Lara tidak menunggu jawaban dan pergi ke tempat dua patung Dewi, meletakkan Canang pada masing-masing patung Dewi, yang satunya sudah hancur. Dia lalu mendekatku. “Mari, di luar Dingin.”

Aku ingin menolak, tapi tidak bisa. Aku terhipnotis olehnya.

Dia menariku ke ruangan makan, menyuruhku duduk dan pergi ke dalam. Tidak lama datang membawa secangkir teh.

“Kau kedinginan, sedikit teh bisa menghangatkanmu.” Dia berkata sembari meletakkannya.

Aku menatap teh yang sedikit kekuningan kemudian menghela nafas. Tidak ada wajah di sana dan sangat kabur. Aku lalu menatap wajah Lara Santi dan tidak tahan dengan ekspresinya yang lembut. Segera aku berkata, “Kita tidak bisa hidup seperti ini lagi. Lara, Jika kau membenciku, kau bisa pergi dan aku tidak akan melarangmu. Kau pasti sangat membenciku bukan?”

“Cahaya kecil...”

“Jangan panggil aku seperti itu lagi. Ingat, aku benci di panggil seperti itu. Aku sudah dewasa.” Aku sedikit membentak.

Wajah Lara sedikit terkejut. Menelan ludahnya kemudian berkata, “Apa yang kau katakan?”

Dia berdiri kemudian pergi ke kamar, meninggalkanku dan tehnya.

Mulai saat itu, dia menjadi sering diam.

Hingga beberapa hari dan aku tidak tahu harus melakukan apa. Hingga setelah enam hari lamanya aku tidak tahan dan tanpa sadar memeluknya di malam harinya. Aku berkomitmen tidak melakukannya, tapi aku benar-benar kesulitan menolaknya.

Saat aku terbangun, kami sangat dekat. Aroma kami bersatu. Aku merasa aman dan nyaman.

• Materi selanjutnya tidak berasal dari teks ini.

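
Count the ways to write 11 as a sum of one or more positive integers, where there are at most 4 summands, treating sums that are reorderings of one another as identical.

27

A partial list (first 12 by largest part):
11
1+10
2+9
1+1+9
3+8
1+2+8
1+1+1+8
4+7
1+3+7
2+2+7
1+1+2+7
5+6
…and 15 more, for 27 total.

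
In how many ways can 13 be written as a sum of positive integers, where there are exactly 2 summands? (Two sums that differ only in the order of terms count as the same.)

Enumerating:
12,1
11,2
10,3
9,4
8,5
7,6
That's 6 in total.

6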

Lara berkata, “Hanya perlu menjaga pucuk, maka bunga yang indah akan mekar. Cahaya kecil, aku tidak ingin pergi.”

...----------------...

Apa yang di katakannya?

Aku memikirkannya dan saat aku libur, Lara mempersiapkan beberapa bekal dan memasukkannya ke dalam tas.

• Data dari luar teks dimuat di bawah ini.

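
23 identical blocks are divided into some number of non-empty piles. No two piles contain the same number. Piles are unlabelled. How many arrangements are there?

104

Counting exhaustively, 104 partitions satisfy the conditions.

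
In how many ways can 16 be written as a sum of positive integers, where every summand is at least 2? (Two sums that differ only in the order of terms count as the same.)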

“Kita akan pergi. Apa yang ingin kau bawa?”

“Kita akan piknik?”

“Iya, apa kau tidak suka?”

“Bukan begitu, hanya saja kau aneh hari ini. Kau marah denganku setelah aku berkata kasar kepadamu?”

“Mengapa aku marah?”

Dia mempersiapkan Roti, termos air hangat, beberapa piring dan buah-buahan.

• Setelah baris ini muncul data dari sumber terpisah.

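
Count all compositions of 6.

The number of compositions of n is 2^(n−1); here 2^5 = 32.

32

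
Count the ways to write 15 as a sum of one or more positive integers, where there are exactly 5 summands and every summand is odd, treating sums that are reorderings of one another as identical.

7

Enumerating:
11 + 1 + 1 + 1 + 1
9 + 3 + 1 + 1 + 1
7 + 5 + 1 + 1 + 1
7 + 3 + 3 + 1 + 1
5 + 5 + 3 + 1 + 1
5 + 3 + 3 + 3 + 1
3 + 3 + 3 + 3 + 3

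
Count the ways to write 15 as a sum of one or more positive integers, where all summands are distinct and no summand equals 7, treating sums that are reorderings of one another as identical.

22

The partitions of 15 that satisfy the conditions:
15
14+1
13+2
12+3
12+2+1
11+4
11+3+1
10+5
10+4+1
10+3+2
9+6
9+5+1
9+4+2
9+3+2+1
8+6+1
8+5+2
8+4+3
8+4+2+1
6+5+4
6+5+3+1
6+4+3+2
5+4+3+2+1
Counting gives 22.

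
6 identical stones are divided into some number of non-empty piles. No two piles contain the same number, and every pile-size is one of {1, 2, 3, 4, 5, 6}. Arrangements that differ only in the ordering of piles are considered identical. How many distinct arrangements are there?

4

They are:
6
5, 1
4, 2
3, 2, 1
Counting gives 4.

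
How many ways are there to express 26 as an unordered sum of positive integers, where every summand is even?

101

A full systematic count gives 101.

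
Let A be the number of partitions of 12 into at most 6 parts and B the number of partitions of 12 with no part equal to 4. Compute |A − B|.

3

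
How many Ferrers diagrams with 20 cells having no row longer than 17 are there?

Counting exhaustively, 623 partitions satisfy the conditions.

623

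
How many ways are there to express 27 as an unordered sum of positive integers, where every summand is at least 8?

10

Listing the qualifying partitions of 27:
27
19 + 8
18 + 9
17 + 10
16 + 11
15 + 12
14 + 13
11 + 8 + 8
10 + 9 + 8
9 + 9 + 9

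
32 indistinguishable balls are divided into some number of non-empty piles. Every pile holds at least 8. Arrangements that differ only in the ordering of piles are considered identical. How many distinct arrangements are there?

21

They are:
32
24,8
23,9
22,10
21,11
20,12
19,13
18,14
17,15
16,16
16,8,8
15,9,8
14,10,8
14,9,9
13,11,8
13,10,9
12,12,8
12,11,9
12,10,10
11,11,10
8,8,8,8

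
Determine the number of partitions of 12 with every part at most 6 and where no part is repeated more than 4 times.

There are too many to list fully; the first 12 (by largest part) are:
6 + 6
1 + 5 + 6
2 + 4 + 6
1 + 1 + 4 + 6
3 + 3 + 6
1 + 2 + 3 + 6
1 + 1 + 1 + 3 + 6
2 + 2 + 2 + 6
1 + 1 + 2 + 2 + 6
1 + 1 + 1 + 1 + 2 + 6
2 + 5 + 5
1 + 1 + 5 + 5
…and 30 more, for 42 total.

42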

Kemudian dia ikut sarapan denganku. Menatapku kemudian tersenyum. “Kau tetap cahaya kecilku.”

Aku ingin marah lagi, tapi sudahlah...

Kami makan kemudian bersiap-siap pergi. Hari ini aku dan Lara berlibur. Kami akhirnya bisa liburan bersama. Aku masih ingat liburan Minggu lalu di desa dan membuatku di marahi atasan. Aku ingin liburan yang singkat. Lara setuju sambil berkata, “Iya, ini singkat. Kita hanya menghabiskan waktu sebentar dan tidak jauh dari rumah.”

Kami kemudian pergi dan aku lihat patung di bawah pohon terlihat kabur dengan debu-debu sisa pembakaran dupa.

Menaiki bus dan melihat pemandangan kota beberapa saat, akhirnya kami berhenti di halte bus kota.

Memandang sekitar, aku tahu tidak jauh dari sini adalah rumah masa kecilku. Apartemen, aku tinggal di apartemen ketika kecil.

“Kita akan pergi ke mana?”

“Di bawah pohon willow. Ayo, cahaya matahari sangat indah.”

Lara berjalan lebih cepat.

Aku mengikutinya dari belakang.

Benar, kami pergi ke tempat di mana ibu membesarkanku. Aku diam menoleh apartemen yang tinggi di seberang jalan. Di salah satu unitnya, aku sering diam menatap hamparan pohon willow dan kanal yang perlahan-lahan mengalir. Ibu dan ayah yang seperti bukan apa-apa bagiku tidak pernah bertanya mengapa aku sering diam, mengapa aku tidak seperti anak-anak lainnya.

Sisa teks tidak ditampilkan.